• Sat. Apr 27th, 2024

Diary of a Literature Student: Chaucer

ByEllen Willott

Oct 14, 2020

I recently came across a short poem in which Chaucer wishes upon his scribe a scaly scalp if he continues to write up his work incorrectly. ‘So ofte adaye I mot thy werk renewe,/It to correcte and eke to rubbe and scrape,/And al is thorugh thy negligence and rape.’ he writes in ‘Chaucers Wordes Unto Adam, His Owne Scriveyn’.

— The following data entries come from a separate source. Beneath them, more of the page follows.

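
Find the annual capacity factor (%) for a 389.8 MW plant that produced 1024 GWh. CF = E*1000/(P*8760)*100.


CF = 1024 * 1000 / (389.8 * 8760) * 100 = 29.9884 %


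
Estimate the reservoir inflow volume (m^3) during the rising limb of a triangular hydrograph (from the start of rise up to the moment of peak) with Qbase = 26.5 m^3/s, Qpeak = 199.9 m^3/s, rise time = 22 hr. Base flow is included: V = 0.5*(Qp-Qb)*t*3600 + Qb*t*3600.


V = 0.5*(199.9 - 26.5)*22*3600 + 26.5*22*3600 = 8.9654e+06 m^3


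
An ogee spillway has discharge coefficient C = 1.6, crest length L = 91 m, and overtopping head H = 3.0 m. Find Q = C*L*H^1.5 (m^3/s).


Q = 1.6 * 91 * 3.0^1.5 = 756.5598 m^3/s


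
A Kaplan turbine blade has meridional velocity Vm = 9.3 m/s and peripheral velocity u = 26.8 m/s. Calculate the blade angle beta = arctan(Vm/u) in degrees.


beta = arctan(9.3 / 26.8) = 19.1375 degrees


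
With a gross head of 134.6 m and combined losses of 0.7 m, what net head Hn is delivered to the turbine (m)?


Hn = 134.6 - 0.7 = 133.9000 m


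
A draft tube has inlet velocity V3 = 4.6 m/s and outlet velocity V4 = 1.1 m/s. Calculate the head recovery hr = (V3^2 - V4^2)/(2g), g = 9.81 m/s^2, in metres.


hr = (4.6^2 - 1.1^2) / (2*9.81) = 1.0168 m


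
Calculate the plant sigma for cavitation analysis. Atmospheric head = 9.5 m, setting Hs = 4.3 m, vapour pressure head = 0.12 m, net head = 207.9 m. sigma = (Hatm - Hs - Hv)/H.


sigma = (9.5 - 4.3 - 0.12) / 207.9 = 0.0244


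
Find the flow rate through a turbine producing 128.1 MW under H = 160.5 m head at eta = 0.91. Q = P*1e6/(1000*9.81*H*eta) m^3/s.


Q = 128.1 * 1e6 / (1000 * 9.81 * 160.5 * 0.91) = 89.4054 m^3/s


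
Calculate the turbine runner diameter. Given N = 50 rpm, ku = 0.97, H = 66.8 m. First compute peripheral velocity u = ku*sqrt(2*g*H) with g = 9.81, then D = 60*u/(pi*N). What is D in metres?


u = 0.97 * sqrt(2*9.81*66.8) = 35.1164 m/s
D = 60 * 35.1164 / (pi * 50) = 13.4135 m


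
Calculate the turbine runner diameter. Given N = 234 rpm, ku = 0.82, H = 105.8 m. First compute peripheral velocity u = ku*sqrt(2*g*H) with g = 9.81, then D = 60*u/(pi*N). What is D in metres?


u = 0.82 * sqrt(2*9.81*105.8) = 37.3599 m/s
D = 60 * 37.3599 / (pi * 234) = 3.0492 m


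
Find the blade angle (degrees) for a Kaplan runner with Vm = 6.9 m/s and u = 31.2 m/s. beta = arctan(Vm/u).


beta = arctan(6.9 / 31.2) = 12.4705 degrees


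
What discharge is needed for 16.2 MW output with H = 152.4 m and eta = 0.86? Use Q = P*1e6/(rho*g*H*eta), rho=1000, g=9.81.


Q = 16.2 * 1e6 / (1000 * 9.81 * 152.4 * 0.86) = 12.5998 m^3/s


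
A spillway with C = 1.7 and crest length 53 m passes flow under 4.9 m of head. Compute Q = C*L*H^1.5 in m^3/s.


Q = 1.7 * 53 * 4.9^1.5 = 977.2798 m^3/s


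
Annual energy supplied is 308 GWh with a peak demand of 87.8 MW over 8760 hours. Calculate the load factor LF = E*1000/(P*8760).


LF = 308 * 1000 / (87.8 * 8760) = 0.4005


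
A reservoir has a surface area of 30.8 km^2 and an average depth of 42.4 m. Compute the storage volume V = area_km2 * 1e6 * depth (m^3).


V = 30.8 * 1e6 * 42.4 = 1.3059e+09 m^3


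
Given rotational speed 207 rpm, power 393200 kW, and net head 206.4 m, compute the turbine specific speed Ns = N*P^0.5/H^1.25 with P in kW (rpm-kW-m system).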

It isn’t often that we hear his voice unmediated by layers of narration. He isn’t playfully hiding behind the characters he speaks through. This is Chaucer the poet, not Chaucer the narrator, pilgrim, nun, or knight. It is an exasperated poet imploring his scribe, very cheekily, to write up exactly what he has written so that he isn’t forced to scratch out mistakes with a knife or stone. This insistence on accuracy was unusual for a time where authorship was more fluid.

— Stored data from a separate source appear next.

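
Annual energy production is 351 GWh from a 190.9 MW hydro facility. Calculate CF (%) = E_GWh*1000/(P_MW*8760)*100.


CF = 351 * 1000 / (190.9 * 8760) * 100 = 20.9893 %


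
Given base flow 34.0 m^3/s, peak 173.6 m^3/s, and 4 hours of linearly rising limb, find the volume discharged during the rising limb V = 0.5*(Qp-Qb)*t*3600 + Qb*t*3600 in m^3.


V = 0.5*(173.6 - 34.0)*4*3600 + 34.0*4*3600 = 1.4947e+06 m^3


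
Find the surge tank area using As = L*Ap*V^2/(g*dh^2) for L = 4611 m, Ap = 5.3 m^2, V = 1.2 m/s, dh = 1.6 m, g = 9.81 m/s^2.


As = 4611 * 5.3 * 1.2^2 / (9.81 * 1.6^2) = 1401.2787 m^2


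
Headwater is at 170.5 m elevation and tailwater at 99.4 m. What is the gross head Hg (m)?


Hg = 170.5 - 99.4 = 71.1000 m


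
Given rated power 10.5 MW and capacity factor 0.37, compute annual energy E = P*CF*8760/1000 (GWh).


E = 10.5 * 0.37 * 8760 / 1000 = 34.0326 GWh


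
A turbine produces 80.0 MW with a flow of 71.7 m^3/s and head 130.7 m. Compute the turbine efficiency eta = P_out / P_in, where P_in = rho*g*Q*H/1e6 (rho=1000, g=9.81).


P_in = 1000 * 9.81 * 71.7 * 130.7 / 1e6 = 91.9314 MW
eta = 80.0 / 91.9314 = 0.8702


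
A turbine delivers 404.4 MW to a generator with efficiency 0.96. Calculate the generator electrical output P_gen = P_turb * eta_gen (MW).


P_gen = 404.4 * 0.96 = 388.2240 MW


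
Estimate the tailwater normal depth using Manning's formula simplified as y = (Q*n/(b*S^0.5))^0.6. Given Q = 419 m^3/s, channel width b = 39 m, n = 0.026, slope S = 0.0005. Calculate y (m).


y = (419 * 0.026 / (39 * 0.0005^0.5))^0.6 = 4.5497 m


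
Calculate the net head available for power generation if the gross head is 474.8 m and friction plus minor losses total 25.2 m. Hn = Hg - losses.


Hn = 474.8 - 25.2 = 449.6000 m


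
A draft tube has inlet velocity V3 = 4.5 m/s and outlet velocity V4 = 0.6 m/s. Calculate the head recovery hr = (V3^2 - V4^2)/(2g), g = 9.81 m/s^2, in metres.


hr = (4.5^2 - 0.6^2) / (2*9.81) = 1.0138 m


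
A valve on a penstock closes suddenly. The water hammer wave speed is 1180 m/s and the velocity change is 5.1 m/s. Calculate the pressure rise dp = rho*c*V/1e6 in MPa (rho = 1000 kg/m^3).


dp = 1000 * 1180 * 5.1 / 1e6 = 6.0180 MPa


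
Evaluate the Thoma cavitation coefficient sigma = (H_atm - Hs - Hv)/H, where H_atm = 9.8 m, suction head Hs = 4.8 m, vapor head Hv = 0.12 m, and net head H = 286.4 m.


sigma = (9.8 - 4.8 - 0.12) / 286.4 = 0.0170


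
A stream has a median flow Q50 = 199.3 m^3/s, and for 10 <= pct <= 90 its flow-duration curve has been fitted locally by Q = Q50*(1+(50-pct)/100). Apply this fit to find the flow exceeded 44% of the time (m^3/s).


Q = 199.3 * (1 + (50 - 44)/100) = 211.2580 m^3/s


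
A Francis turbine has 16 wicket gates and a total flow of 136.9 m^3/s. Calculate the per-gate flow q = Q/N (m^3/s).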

Since the advent of print culture, writing has become an increasingly direct process. From the author to the reader, once it is published. Reading happens in our heads. Authorship is king. Readers want the author to speak to them alone, and they want to get to know them. But it was once just a man sending words out into the world, to be copied and told and copied again.

We have three main manuscripts of The Canterbury Tales. Each one is different, even down to the order of the stories. What we know of The Canterbury Tales is not what Chaucer first sent out to his scribe. So, behind these rich intelligent tales, remember Adam, his poor, sloppy, and possibly now scaly scribe.